Argos Value Drops Sharply Since 2016: Why Sainsbury's Rejected JD.com's Offer

An illuminated signage of a Sainsbury's supermarket in London. (Credit: Reuters)

Sainsbury's has ended negotiations with Chinese e-commerce group JD.com over the potential sale of Argos, saying the revised terms put forward were no longer acceptable. The collapse of talks closes the door, for now, on one of the year's most closely watched retail deals and leaves Sainsbury's to continue reshaping Argos within its own business.

The decision comes at a time when Argos's value has fallen dramatically since its £1.1–£1.4 billion acquisition in 2016, reflecting both company-specific challenges and wider pressures in the UK's non-food retail sector. Sainsbury's board said it would only consider offers that safeguard the interests of shareholders, staff and stakeholders, while stressing that Argos remains integral to its long-term plans.

Talks Collapse

Speculation about a possible transaction emerged earlier this month. Sainsbury's confirmed that JD.com had indicated it would only be prepared to engage on a 'materially revised set of terms and commitments'. The supermarket group judged these to be 'not in the best interests' of its shareholders, colleagues or wider stakeholders, and formally terminated discussions.

Although the details of the changes were not disclosed, reports in the Financial Times suggested JD.com may have sought a lower price or amended risk-sharing arrangements in a way that Sainsbury's deemed unacceptable. Investors appeared to support Sainsbury's stance, with shares rising by more than 5 per cent after the announcement.

Argos's Role Within Sainsbury's

Despite walking away from the talks, Sainsbury's emphasised its continued commitment to Argos. The retailer pointed out that Argos is the UK's second-largest general merchandise chain and the third most visited retail website. More than 1,100 collection points now operate across the country, many located inside Sainsbury's supermarkets, according to Reuters.

The company also highlighted recent performance. Argos traded in line with expectations over the summer, with first-half sales and profitability stronger than the year before, when results were lifted by clearance activity. Executives described the 'More Argos, more often' strategy as making good progress, with efforts focused on expanding the product range, enhancing digital services and improving efficiency.

From Billion-Pound Deal to Declining Value

When Sainsbury's acquired Home Retail Group, then the owner of Argos, in 2016, the price was between £1.1 billion and £1.4 billion. The goal was to integrate Argos into its supermarkets, creating savings in logistics and strengthening digital capacity.

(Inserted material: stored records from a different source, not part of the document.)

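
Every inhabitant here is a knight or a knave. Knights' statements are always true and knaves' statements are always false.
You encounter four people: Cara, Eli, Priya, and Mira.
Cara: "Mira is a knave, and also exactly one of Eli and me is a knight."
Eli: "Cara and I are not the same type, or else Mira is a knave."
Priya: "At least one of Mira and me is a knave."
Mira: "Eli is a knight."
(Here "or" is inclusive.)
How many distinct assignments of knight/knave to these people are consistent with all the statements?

0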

However, subsequent years have seen a sharp drop in Argos's value. Sainsbury's most recent accounts put Argos's worth at around £344 million, according to The Guardian. Analysts attribute the decline to the closure of many standalone outlets, the cost of digital investment, and intense competition from online rivals such as Amazon. Changing consumer habits and persistently thin retail margins have compounded the difficulties.

Future for Sainsbury's

Sainsbury's said it remains focused on its 'Next Level' strategy and expects to deliver around £1 billion in underlying retail operating profit and more than £500 million in free cash flow in the 2025/26 financial year. Management underlined that Argos continues to have momentum and will play an important role in delivering these targets.

Although JD.com is no longer in the frame, analysts believe other potential bidders may emerge. For now, Sainsbury's is prioritising operational improvements and deeper integration of Argos into its core business. The rejection of JD.com's revised terms signals the company's determination not to accept a sale that undervalues the brand, even as the challenge of restoring Argos's long-term value remains unresolved.